2. Schmader KE, Dworkin RH. Handling and prevention of postherpetic neuralgia. Clin Infect Dis. 2003;36:877-882.
3. Nicholson BD. Diagnosis and management of neuropathic pain: a balanced approach to treatment. J Am Acad Nurse Pract. 2003;15(12 suppl):3-nine.
4. Pearce JM. Postherpetic neuralgia. J Neurol Neurosurg Psychiatry. 2005;76:572.
5. Argoff CE, Katz Northward, Backonja G. Treatment of postherpetic neuralgia: a review of therapeutic options. J Pain Symptom Manage. 2004;28:396-411.
half-dozen.

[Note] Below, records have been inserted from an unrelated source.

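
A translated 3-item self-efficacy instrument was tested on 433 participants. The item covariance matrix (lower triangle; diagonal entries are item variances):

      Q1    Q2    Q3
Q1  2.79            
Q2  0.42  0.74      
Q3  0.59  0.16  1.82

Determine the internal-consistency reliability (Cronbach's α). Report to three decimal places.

α = 0.456

ΣVar(i) = 2.79 + 0.74 + 1.82 = 5.35
Σ_{i<j} σ_ij = 1.17
σ²_T = 5.35 + 2 × 1.17 = 7.69
α = (k/(k−1))·(1 − ΣVar(i)/σ²_T) = (3/2)·(1 − 5.35/7.69) = 0.456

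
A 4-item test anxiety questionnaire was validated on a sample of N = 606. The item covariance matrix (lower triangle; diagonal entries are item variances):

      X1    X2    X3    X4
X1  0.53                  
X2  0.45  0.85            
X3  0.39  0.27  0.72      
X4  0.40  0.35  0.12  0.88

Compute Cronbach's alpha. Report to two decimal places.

Σσ²ᵢ = 0.53 + 0.85 + 0.72 + 0.88 = 2.98
Sum of the distinct covariances = 1.98
total variance = 2.98 + 2 × 1.98 = 6.94
α = (k/(k−1))·(1 − Σσ²ᵢ/total variance) = (4/3)·(1 − 2.98/6.94) = 0.76

α = 0.76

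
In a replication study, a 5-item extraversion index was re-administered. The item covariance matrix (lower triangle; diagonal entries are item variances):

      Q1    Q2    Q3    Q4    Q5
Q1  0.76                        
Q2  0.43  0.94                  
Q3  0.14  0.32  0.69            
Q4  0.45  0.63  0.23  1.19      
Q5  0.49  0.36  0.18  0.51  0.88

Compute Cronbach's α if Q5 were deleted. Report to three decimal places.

Cronbach's α = 0.735

Remaining items: Q1, Q2, Q3, Q4 (k = 4).
sum of item variances = 0.76 + 0.94 + 0.69 + 1.19 = 3.58
Var(T) = 3.58 + 2 × 2.20 = 7.98
α (item deleted) = (4/3)·(1 − 3.58/7.98) = 0.735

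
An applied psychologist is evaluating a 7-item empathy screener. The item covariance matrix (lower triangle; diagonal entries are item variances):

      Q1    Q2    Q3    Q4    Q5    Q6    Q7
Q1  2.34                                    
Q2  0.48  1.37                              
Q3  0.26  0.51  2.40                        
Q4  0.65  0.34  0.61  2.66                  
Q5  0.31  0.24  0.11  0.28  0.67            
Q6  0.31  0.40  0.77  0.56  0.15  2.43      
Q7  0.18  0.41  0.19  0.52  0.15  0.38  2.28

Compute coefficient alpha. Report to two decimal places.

α = 0.61

sum of item variances = 2.34 + 1.37 + 2.40 + 2.66 + 0.67 + 2.43 + 2.28 = 14.15
Σ_{i<j} σ_ij = 7.81
total variance = 14.15 + 2 × 7.81 = 29.77
α = (k/(k−1))·(1 − sum of item variances/total variance) = (7/6)·(1 − 14.15/29.77) = 0.61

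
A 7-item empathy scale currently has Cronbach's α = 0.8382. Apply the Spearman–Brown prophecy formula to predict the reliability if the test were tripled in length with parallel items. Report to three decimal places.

Length factor m = 3
α' = m·α / (1 + (m−1)·α)
   = 3 × 0.8382 / (1 + (3 − 1) × 0.8382)
   = 2.5146 / 2.6764 = 0.940

predicted reliability = 0.940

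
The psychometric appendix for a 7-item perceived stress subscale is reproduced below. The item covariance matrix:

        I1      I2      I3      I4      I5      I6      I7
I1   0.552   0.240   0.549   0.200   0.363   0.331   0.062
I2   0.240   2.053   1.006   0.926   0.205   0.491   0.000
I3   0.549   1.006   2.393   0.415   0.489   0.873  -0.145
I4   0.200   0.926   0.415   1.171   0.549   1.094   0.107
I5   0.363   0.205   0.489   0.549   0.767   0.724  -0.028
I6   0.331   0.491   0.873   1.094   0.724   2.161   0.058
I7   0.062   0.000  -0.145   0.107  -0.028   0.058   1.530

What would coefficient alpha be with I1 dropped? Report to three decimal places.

Remaining items: I2, I3, I4, I5, I6, I7 (k = 6).
Σσ²ᵢ = 2.053 + 2.393 + 1.171 + 0.767 + 2.161 + 1.530 = 10.075
Var(T) = 10.075 + 2 × 6.764 = 23.603
α (item deleted) = (6/5)·(1 − 10.075/23.603) = 0.688

coefficient alpha = 0.688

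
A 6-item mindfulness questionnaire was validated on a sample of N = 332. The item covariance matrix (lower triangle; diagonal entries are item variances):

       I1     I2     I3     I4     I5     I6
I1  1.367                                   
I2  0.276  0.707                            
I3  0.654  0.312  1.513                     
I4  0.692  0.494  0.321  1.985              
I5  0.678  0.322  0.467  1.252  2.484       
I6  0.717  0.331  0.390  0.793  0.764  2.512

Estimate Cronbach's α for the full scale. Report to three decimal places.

Σσᵢ² = 1.367 + 0.707 + 1.513 + 1.985 + 2.484 + 2.512 = 10.568
Σ_{i<j} σ_ij = 8.463
total variance = 10.568 + 2 × 8.463 = 27.494
α = (k/(k−1))·(1 − Σσᵢ²/total variance) = (6/5)·(1 − 10.568/27.494) = 0.739

Cronbach's α = 0.739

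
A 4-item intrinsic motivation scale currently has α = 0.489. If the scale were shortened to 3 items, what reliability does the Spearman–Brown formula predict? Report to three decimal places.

predicted reliability = 0.418

Length factor m = 3/4 = 0.7500
α' = m·α / (1 − (1−m)·α)
   = 3/4 × 0.489 / (1 − (1 − 3/4) × 0.489)
   = 0.3668 / 0.8778 = 0.418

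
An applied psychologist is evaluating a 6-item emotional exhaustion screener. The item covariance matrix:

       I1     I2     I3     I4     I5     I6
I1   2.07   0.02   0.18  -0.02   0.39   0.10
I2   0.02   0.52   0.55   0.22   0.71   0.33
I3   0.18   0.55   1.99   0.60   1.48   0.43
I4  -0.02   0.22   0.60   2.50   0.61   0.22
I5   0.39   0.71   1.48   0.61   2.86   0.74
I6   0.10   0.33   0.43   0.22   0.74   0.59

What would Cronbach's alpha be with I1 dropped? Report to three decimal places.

Cronbach's alpha = 0.728

Remaining items: I2, I3, I4, I5, I6 (k = 5).
Σσᵢ² = 0.52 + 1.99 + 2.50 + 2.86 + 0.59 = 8.46
σ²_total = 8.46 + 2 × 5.89 = 20.24
α (item deleted) = (5/4)·(1 − 8.46/20.24) = 0.728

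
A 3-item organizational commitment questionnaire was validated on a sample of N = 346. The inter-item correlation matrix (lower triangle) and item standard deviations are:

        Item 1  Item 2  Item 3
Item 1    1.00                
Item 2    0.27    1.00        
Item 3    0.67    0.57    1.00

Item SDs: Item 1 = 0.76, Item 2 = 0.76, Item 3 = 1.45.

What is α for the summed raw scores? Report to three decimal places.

α = 0.725

Σσ²ᵢ = 0.76² + 0.76² + 1.45² = 3.2577
Covariances σ_ij = r_ij · s_i · s_j:
  σ(Item 1,Item 2) = 0.27 × 0.76 × 0.76 = 0.1560
  σ(Item 1,Item 3) = 0.67 × 0.76 × 1.45 = 0.7383
  σ(Item 2,Item 3) = 0.57 × 0.76 × 1.45 = 0.6281
σ²_T = Σσ²ᵢ + 2·Σσ_ij = 3.2577 + 2 × 1.5224 = 6.3025
α = (3/2)·(1 − 3.2577/6.3025) = 0.725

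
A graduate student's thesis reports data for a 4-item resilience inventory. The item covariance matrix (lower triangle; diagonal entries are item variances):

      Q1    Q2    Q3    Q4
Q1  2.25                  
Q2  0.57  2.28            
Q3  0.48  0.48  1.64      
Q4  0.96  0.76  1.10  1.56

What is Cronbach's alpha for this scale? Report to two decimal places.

Cronbach's alpha = 0.71

Σσᵢ² = 2.25 + 2.28 + 1.64 + 1.56 = 7.73
Σ_{i<j} σ_ij = 4.35
σ²_total = 7.73 + 2 × 4.35 = 16.43
α = (k/(k−1))·(1 − Σσᵢ²/σ²_total) = (4/3)·(1 − 7.73/16.43) = 0.71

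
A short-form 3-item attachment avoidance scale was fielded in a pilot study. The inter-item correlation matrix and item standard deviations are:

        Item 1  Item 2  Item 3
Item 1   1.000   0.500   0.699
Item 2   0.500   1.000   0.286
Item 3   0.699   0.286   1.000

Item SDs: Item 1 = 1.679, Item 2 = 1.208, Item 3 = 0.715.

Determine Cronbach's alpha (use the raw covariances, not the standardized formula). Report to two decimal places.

α = 0.70

Σσ²ᵢ = 1.679² + 1.208² + 0.715² = 4.7895
Covariances σ_ij = r_ij · s_i · s_j:
  σ(Item 1,Item 2) = 0.500 × 1.679 × 1.208 = 1.0141
  σ(Item 1,Item 3) = 0.699 × 1.679 × 0.715 = 0.8391
  σ(Item 2,Item 3) = 0.286 × 1.208 × 0.715 = 0.2470
σ²_T = Σσ²ᵢ + 2·Σσ_ij = 4.7895 + 2 × 2.1002 = 8.9899
α = (3/2)·(1 − 4.7895/8.9899) = 0.70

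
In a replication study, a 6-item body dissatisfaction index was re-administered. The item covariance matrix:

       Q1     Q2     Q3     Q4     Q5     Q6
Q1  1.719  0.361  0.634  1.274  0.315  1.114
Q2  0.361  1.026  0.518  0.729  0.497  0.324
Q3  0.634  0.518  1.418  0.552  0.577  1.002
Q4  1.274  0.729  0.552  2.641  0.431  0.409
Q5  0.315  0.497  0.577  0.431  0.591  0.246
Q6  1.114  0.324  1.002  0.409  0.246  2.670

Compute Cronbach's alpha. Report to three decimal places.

Σσᵢ² = 1.719 + 1.026 + 1.418 + 2.641 + 0.591 + 2.670 = 10.065
Σ_{i<j} σ_ij = 8.983
σ²_total = 10.065 + 2 × 8.983 = 28.031
α = (k/(k−1))·(1 − Σσᵢ²/σ²_total) = (6/5)·(1 − 10.065/28.031) = 0.769

α = 0.769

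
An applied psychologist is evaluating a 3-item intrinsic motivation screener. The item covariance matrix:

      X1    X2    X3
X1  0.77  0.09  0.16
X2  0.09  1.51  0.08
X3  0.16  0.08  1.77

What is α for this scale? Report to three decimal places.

sum of item variances = 0.77 + 1.51 + 1.77 = 4.05
Sum of the distinct covariances = 0.33
Var(T) = 4.05 + 2 × 0.33 = 4.71
α = (k/(k−1))·(1 − sum of item variances/Var(T)) = (3/2)·(1 − 4.05/4.71) = 0.210

α = 0.210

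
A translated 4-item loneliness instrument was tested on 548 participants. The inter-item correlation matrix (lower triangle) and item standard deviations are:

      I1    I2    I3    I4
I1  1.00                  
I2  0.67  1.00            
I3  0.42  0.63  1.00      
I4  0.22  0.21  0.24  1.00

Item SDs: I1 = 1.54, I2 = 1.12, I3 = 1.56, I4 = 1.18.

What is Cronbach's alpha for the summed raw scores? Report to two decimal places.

Cronbach's alpha = 0.72

Σσ²ᵢ = 1.54² + 1.12² + 1.56² + 1.18² = 7.4520
Covariances σ_ij = r_ij · s_i · s_j:
  σ(I1,I2) = 0.67 × 1.54 × 1.12 = 1.1556
  σ(I1,I3) = 0.42 × 1.54 × 1.56 = 1.0090
  σ(I1,I4) = 0.22 × 1.54 × 1.18 = 0.3998
  σ(I2,I3) = 0.63 × 1.12 × 1.56 = 1.1007
  σ(I2,I4) = 0.21 × 1.12 × 1.18 = 0.2775
  σ(I3,I4) = 0.24 × 1.56 × 1.18 = 0.4418
σ²_T = Σσ²ᵢ + 2·Σσ_ij = 7.4520 + 2 × 4.3844 = 16.2208
α = (4/3)·(1 − 7.4520/16.2208) = 0.72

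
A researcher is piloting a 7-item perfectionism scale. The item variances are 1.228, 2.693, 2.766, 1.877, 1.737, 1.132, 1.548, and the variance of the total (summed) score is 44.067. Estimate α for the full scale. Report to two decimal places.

α = 0.82

Σσ²ᵢ = 1.228 + 2.693 + 2.766 + 1.877 + 1.737 + 1.132 + 1.548 = 12.981
α = (k/(k−1))·(1 − Σσ²ᵢ/total variance) = (7/6)·(1 − 12.981/44.067) = 0.82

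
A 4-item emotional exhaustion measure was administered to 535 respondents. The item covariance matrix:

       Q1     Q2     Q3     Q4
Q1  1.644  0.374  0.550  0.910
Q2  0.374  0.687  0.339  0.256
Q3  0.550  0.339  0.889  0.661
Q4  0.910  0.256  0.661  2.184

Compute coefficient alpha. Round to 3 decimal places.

α = 0.711

Σσ²ᵢ = 1.644 + 0.687 + 0.889 + 2.184 = 5.404
Σ_{i<j} σ_ij = 3.090
σ²_total = 5.404 + 2 × 3.090 = 11.584
α = (k/(k−1))·(1 − Σσ²ᵢ/σ²_total) = (4/3)·(1 − 5.404/11.584) = 0.711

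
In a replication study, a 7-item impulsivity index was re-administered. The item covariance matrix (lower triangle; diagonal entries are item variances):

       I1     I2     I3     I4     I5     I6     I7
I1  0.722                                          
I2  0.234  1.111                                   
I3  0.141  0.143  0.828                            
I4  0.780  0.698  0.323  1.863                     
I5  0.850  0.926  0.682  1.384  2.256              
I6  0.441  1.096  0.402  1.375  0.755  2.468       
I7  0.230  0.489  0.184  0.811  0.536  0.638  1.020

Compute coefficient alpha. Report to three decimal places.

Σσ²ᵢ = 0.722 + 1.111 + 0.828 + 1.863 + 2.256 + 2.468 + 1.020 = 10.268
Sum of off-diagonal covariances = 13.118
Var(T) = 10.268 + 2 × 13.118 = 36.504
α = (k/(k−1))·(1 − Σσ²ᵢ/Var(T)) = (7/6)·(1 − 10.268/36.504) = 0.839

coefficient alpha = 0.839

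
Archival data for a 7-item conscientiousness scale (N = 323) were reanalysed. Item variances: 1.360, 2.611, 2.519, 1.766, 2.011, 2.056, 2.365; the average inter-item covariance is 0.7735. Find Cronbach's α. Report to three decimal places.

Σσᵢ² = 1.360 + 2.611 + 2.519 + 1.766 + 2.011 + 2.056 + 2.365 = 14.688
Sum of the 21 distinct covariances = 21 × 0.7735 = 16.2435
σ²_T = Σσᵢ² + 2·Σcov = 14.688 + 2 × 16.2435 = 47.1750
α = (7/6)·(1 − 14.688/47.1750) = 0.803

α = 0.803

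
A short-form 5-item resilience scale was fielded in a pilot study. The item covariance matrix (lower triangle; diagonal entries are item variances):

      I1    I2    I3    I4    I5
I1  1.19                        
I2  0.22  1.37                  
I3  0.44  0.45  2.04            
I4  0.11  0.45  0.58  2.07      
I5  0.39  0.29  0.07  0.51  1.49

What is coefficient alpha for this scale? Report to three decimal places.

ΣVar(i) = 1.19 + 1.37 + 2.04 + 2.07 + 1.49 = 8.16
Σ_{i<j} σ_ij = 3.51
Var(T) = 8.16 + 2 × 3.51 = 15.18
α = (k/(k−1))·(1 − ΣVar(i)/Var(T)) = (5/4)·(1 − 8.16/15.18) = 0.578

coefficient alpha = 0.578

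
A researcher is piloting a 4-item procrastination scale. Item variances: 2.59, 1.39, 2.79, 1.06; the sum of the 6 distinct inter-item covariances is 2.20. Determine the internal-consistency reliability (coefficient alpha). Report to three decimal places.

coefficient alpha = 0.480

sum of item variances = 2.59 + 1.39 + 2.79 + 1.06 = 7.83
Sum of distinct covariances = 2.20
σ²_total = sum of item variances + 2·Σcov = 7.83 + 2 × 2.20 = 12.23
α = (4/3)·(1 − 7.83/12.23) = 0.480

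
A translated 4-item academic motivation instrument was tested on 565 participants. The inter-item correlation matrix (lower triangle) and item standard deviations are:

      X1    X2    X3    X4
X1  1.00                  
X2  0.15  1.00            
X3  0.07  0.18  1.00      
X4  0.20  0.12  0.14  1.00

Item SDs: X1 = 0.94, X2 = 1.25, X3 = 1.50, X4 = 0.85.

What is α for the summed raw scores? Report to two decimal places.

α = 0.38

Σσ²ᵢ = 0.94² + 1.25² + 1.50² + 0.85² = 5.4186
Covariances σ_ij = r_ij · s_i · s_j:
  σ(X1,X2) = 0.15 × 0.94 × 1.25 = 0.1762
  σ(X1,X3) = 0.07 × 0.94 × 1.50 = 0.0987
  σ(X1,X4) = 0.20 × 0.94 × 0.85 = 0.1598
  σ(X2,X3) = 0.18 × 1.25 × 1.50 = 0.3375
  σ(X2,X4) = 0.12 × 1.25 × 0.85 = 0.1275
  σ(X3,X4) = 0.14 × 1.50 × 0.85 = 0.1785
σ²_T = Σσ²ᵢ + 2·Σσ_ij = 5.4186 + 2 × 1.0782 = 7.5750
α = (4/3)·(1 − 5.4186/7.5750) = 0.38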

Hampton T. When shingles wanes but hurting does non: researchers target postherpetic neuralgia. JAMA. 2005;293:2459-2460.
7. Johnson RW. Pain post-obit herpes zoster: implications for management. Herpes. 2005;11:63-65.
8. Watson CP. Management issues of neuropathic trigeminal hurting from a medical prospective. J Orofac Pain. 2004;18:366-373.
ix. Parsons B, Tive L, Huang S. Gabapentin: a pooled analysis of adverse events from three clinical trials in patients with postherpetic neuralgia. Am J Geriatr Pharmacother . 2004;ii:157-162.
10. Barger A, Dukes E, McCarberg B, et al. Change in opioid use after the initiation of gabapentin therapy in patients with postherpetic neuralgia. Clin Ther. 2003;25:2809-2821.
11. Hempenstall K, Nurmikko TJ, Johnson RW, et al. Analgesic therapy in postherpetic neuralgia: a quantitative systemic review. PLoS Med. 2005;two:164.
12. Oxman MN, Levin MJ, Johnson GR, et al. A vaccine to foreclose herpes zoster and postherpetic neuralgia in older adults. Northward Engl J Med. 2005;352:2271-2284.